Measurement of transport coefficients in electrolytes applying electrochemical impedance spectroscopy

Abstract

Fuel cells shall play a key role in the transition and establishment of a emission free energy matrix. The electrolyte is the heart and soul of a fuel cell, being the component that makes possible their functioning but also causing their highest losses. Electrolytes have been studied and characterised up to date almost exclusively by means of mono-causal classical models, e.g. Ohm’s Law and Fick’s Law. These approaches have proved to be partially, when not entirely, unsatisfactory when compared to experimental data. Therefore it is proposed to study and measure the transport processes taking into consideration a multi-causal approach, known as Non Equilibrium Thermodynamics, as proposed by the Nobel prize award physicist Lars Onsager. The approach has been proved to fit better experimental data of membrane processes, as e.g. in PEM fuel cells. The two widespread types of fuel cells have been considered, so that two electrolytes were subject to investigation: the solid oxide electrolyte and the polymer electrolyte. Both electrolytes were investigated in terms of Non-Equilibrium Thermodynamics. Models were developed to experimentally determine the transport coefficients defined by this theory by means of Electrochemical Impedance Spectroscopy, the novelty of this thesis. Two test benches were modified to apply gradients in temperature or concentration, so that the coupled effects could be magnified thus making possible to measure the transport coefficients.
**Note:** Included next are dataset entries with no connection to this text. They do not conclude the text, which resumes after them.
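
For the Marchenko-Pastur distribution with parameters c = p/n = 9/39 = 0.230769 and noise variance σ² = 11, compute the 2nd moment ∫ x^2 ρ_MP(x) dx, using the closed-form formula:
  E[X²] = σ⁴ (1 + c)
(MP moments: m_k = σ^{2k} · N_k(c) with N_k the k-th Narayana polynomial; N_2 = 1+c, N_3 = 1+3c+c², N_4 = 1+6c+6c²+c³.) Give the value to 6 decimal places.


E[X²] = σ⁴ (1 + c) (second MP moment). With σ² = 11 (so σ⁴ = 121) and c = 9/39 = 0.230769: E[X²] = 121 · (1 + 0.230769) = 121 · 1.230769.

So E[X^2] = 148.923077.


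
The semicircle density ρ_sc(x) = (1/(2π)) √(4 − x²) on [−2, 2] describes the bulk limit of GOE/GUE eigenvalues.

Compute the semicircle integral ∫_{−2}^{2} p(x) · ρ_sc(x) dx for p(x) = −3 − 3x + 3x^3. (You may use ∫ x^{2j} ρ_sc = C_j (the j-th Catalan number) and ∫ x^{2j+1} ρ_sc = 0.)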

The measurements of the solid oxide electrolyte show large deviations compared to literature values, making possible only a qualitative analysis. The ionic transport coefficient was determined and the coupled transport coefficient was approximated. Possible improvements to increase the reliability of the measurements and the test bench were proposed. The characterisation of the polymer electrolyte proved to be even more challenging because of the coupling between electrolyte and gas diffusion media. Moreover, the test bench introduced a distortion frequency, reducing the meaningfulness of the measurements. The ionic conductivity was calculated directly from impedance spectra while the coupled coefficients were approximated from the slopes of established curves. The results were compared toliterature values, estimated from mono-causal models.